Primary research interest

Clinical protozoology

Personal website

Professor Peter O'Donoghue's website

About me

Following my doctorate in Adelaide in 1979, I was an Alexander von Humboldt Research Fellow in Germany from 1980-82, then a Research Scientist in the Institute of Medical and Veterinary Science in Adelaide until 1994 when I joined the University of Queensland as Parasitologist (specializing in protozoology). I completed a GCEd in tertiary teaching and won an Award for Excellence in Teaching in 2000, an Australian Award for University Teaching in Biological Sciences, Health and Related Studies and was a joint winner of the Prime-Minister’s Award for University Teacher of the Year in 2002. I was awarded a DSc by the University of Queensland in 2005 for my studies on protozoan diseases of humans and animals, and was elected a Fellow of the Australian Society for Parasitology in 2006.

Research focus and collaborations

My area of specialisation is clinical protozoology and I practice as a diagnostician; i.e. I identify protozoan parasites in vertebrate hosts. My goal is to characterize those species occurring in Australia. My studies are deliberately parochial as our continent is simply the last great unexplored bastion for micro-fauna. Little is known about protozoa in the gut, blood and tissues of our unique native animals.

I seek to define the morphology, biology, phylogeny and pathogenicity of protozoan species endemic in Australian hosts, including sporozoa, ciliates, flagellates and amoebae in mammals, birds, reptiles and fish. My research involves studying parasite form and function as well as host-parasite interactions resulting in disease. I apply conventional and contemporary technologies to study organismal, cellular and molecular biology, including light and electron microscopy, biochemical and immunological assays, protein profiling and nucleotide analyses.

I have specialized in five major areas of research: cyst-forming sporozoa in humans and domestic animals (esp. abortifacients); enteric coccidia in humans and wildlife (diarrhoeal diseases); protozoa affecting aquaculture (those causing lesions); endosymbiotic protozoa in herbivores (vital to ‘rumen’ ecosystems); and protozoal biodiversity (species richness).

Teaching interests

Foundational (enabling) sciences, preclinical microbiology, applied parasitology.

Achievements and awards

  • Fellow, Australian Society for Parasitology Inc.
  • Life Member, Australian Association of von Humboldt Fellows
  • Member, Water Quality & Vet Lab Testing, National Association of Testing Authorities (NATA)
  • Member, Teaching and Learning Committee, School of Chemistry & Molecular Biosciences, UQ
  • Chief Departmental Examiner, School of Chemistry & Molecular Biosciences, UQ

Selected publications

Researcher biography

Clinical protozoology.

My area of specialization is clinical protozoology and I practice essentially as a diagnostician; i.e.
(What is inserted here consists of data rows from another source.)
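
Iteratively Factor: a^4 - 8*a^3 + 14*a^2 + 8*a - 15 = (a - 3)*(a^3 - 5*a^2 - a + 5) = (a - 3)*(a - 1)*(a^2 - 4*a - 5) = (a - 3)*(a - 1)*(a + 1)*(a - 5)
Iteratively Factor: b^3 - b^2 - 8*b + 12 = (b - 2)*(b^2 + b - 6) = (b - 2)*(b + 3)*(b - 2)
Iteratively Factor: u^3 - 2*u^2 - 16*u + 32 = (u - 2)*(u^2 - 16) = (u - 2)*(u + 4)*(u - 4)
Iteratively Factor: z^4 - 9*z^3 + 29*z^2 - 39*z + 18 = (z - 2)*(z^3 - 7*z^2 + 15*z - 9) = (z - 3)*(z - 2)*(z^2 - 4*z + 3) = (z - 3)^2*(z - 2)*(z - 1)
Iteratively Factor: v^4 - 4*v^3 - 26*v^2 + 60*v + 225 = (v + 3)*(v^3 - 7*v^2 - 5*v + 75) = (v + 3)^2*(v^2 - 10*v + 25) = (v - 5)*(v + 3)^2*(v - 5)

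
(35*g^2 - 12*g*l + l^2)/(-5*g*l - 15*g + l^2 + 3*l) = (-7*g + l)/(l + 3)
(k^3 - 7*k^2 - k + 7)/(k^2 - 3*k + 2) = (k^2 - 6*k - 7)/(k - 2)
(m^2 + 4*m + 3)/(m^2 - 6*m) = (m^2 + 4*m + 3)/(m*(m - 6))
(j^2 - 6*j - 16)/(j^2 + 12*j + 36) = (j^2 - 6*j - 16)/(j^2 + 12*j + 36)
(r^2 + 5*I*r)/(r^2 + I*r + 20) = r/(r - 4*I)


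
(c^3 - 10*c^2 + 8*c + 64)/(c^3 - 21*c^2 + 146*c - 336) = (c^2 - 2*c - 8)/(c^2 - 13*c + 42)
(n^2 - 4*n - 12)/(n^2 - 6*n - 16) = (n - 6)/(n - 8)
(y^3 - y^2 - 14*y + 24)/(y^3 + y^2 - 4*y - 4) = (y^2 + y - 12)/(y^2 + 3*y + 2)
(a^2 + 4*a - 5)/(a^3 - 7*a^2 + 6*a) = (a + 5)/(a*(a - 6))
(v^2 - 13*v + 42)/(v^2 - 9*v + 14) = (v - 6)/(v - 2)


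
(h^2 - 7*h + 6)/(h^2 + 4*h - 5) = (h - 6)/(h + 5)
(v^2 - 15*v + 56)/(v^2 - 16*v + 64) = (v - 7)/(v - 8)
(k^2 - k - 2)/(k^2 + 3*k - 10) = (k + 1)/(k + 5)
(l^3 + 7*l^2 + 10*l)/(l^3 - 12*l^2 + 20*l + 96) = l*(l + 5)/(l^2 - 14*l + 48)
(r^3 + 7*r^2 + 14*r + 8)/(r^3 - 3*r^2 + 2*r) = (r^3 + 7*r^2 + 14*r + 8)/(r*(r^2 - 3*r + 2))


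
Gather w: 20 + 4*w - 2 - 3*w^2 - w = -3*w^2 + 3*w + 18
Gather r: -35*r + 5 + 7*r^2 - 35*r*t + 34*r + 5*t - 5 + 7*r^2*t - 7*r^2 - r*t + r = 7*r^2*t - 36*r*t + 5*t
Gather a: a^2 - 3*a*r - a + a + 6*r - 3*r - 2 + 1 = a^2 - 3*a*r + 3*r - 1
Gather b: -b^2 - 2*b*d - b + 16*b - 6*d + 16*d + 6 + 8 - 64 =-b^2 + b*(15 - 2*d) + 10*d - 50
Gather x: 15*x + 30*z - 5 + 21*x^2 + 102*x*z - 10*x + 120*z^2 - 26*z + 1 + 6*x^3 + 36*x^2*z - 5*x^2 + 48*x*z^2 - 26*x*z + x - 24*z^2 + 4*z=6*x^3 + x^2*(36*z + 16) + x*(48*z^2 + 76*z + 6) + 96*z^2 + 8*z - 4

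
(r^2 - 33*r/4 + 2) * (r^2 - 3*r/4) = r^4 - 9*r^3 + 131*r^2/16 - 3*r/2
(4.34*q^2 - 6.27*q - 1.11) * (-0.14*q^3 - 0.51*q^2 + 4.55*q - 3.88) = -0.6076*q^5 - 1.3356*q^4 + 23.1001*q^3 - 44.8016*q^2 + 19.2771*q + 4.3068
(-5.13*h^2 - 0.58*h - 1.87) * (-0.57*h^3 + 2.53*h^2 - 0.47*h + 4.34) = 2.9241*h^5 - 12.6483*h^4 + 2.0096*h^3 - 26.7227*h^2 - 1.6383*h - 8.1158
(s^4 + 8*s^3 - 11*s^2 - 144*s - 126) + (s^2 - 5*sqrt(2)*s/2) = s^4 + 8*s^3 - 10*s^2 - 144*s - 5*sqrt(2)*s/2 - 126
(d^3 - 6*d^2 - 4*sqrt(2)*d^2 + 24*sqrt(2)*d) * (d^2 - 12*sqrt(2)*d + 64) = d^5 - 16*sqrt(2)*d^4 - 6*d^4 + 96*sqrt(2)*d^3 + 160*d^3 - 960*d^2 - 256*sqrt(2)*d^2 + 1536*sqrt(2)*d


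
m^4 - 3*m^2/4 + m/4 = m*(m - 1/2)^2*(m + 1)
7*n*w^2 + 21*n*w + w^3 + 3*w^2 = w*(7*n + w)*(w + 3)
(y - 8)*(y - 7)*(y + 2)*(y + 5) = y^4 - 8*y^3 - 39*y^2 + 242*y + 560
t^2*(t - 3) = t^3 - 3*t^2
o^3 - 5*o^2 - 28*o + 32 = (o - 8)*(o - 1)*(o + 4)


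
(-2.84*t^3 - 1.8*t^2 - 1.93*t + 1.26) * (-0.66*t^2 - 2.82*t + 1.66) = 1.8744*t^5 + 9.1968*t^4 + 1.6354*t^3 + 1.623*t^2 - 6.757*t + 2.0916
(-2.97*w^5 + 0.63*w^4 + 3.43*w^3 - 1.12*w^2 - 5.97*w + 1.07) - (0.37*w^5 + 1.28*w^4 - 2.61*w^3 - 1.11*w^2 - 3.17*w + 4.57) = -3.34*w^5 - 0.65*w^4 + 6.04*w^3 - 0.01*w^2 - 2.8*w - 3.5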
I detect and study unicellular protozoan parasites infecting vertebrate hosts. I have long been fascinated by their extreme biodiversity as manifest by considerable variation in their structure, function and mode of existence. The prevailing theme of my research is to discover and describe protozoan species in Australian animals. My studies are deliberately parochial as our continent is simply the last great unexplored bastion for micro-fauna. Little is known about protozoa in the gut, blood and tissues of native mammals, birds, reptiles and fish. I seek to define the morphology, biology, historical zoogeography and pathogenicity of endemic protozoan species. I want to know their identity, origins and interactions with their hosts. Despite the diversity of hosts sampled, I confine my studies to four main protozoan assemblages: flagellates, amoebae, ciliates and sporozoa. I have detected a high degree of endemicity of these groups in Australian vertebrates suggesting their evolution in long isolation.

I determine the cellular and subcellular structure of protozoan isolates, explore their developmental cycles and examine their pathogenicity. I employ special techniques in light and electron microscopy, biochemical and immunological assays and protein and nucleic acid analyses. I evaluate morphological and molecular characters for the differential diagnosis of species and to provide reliable markers for biological traits of clinical and epidemiological significance. I determine relationships between the site of infection, parasite pathogenicity, host specificity and mode of transmission. Many protozoan species have fast life-cycles which out-race host immune responses. They invade host tissues, proliferate rapidly and then exit the host as encysted stages infective to other hosts. Resultant diseases are therefore often rapid, acute and severe. Other protozoan species have slow life-cycles where they hide in host tissues to optimize their chances of being taken up by predators or invertebrate vectors. These species cause protracted, chronic diseases often characterized by space-occupying lesions. Effective treatment and control relies on a thorough knowledge of the parasites involved, their effects on their hosts and the epidemiology of infections.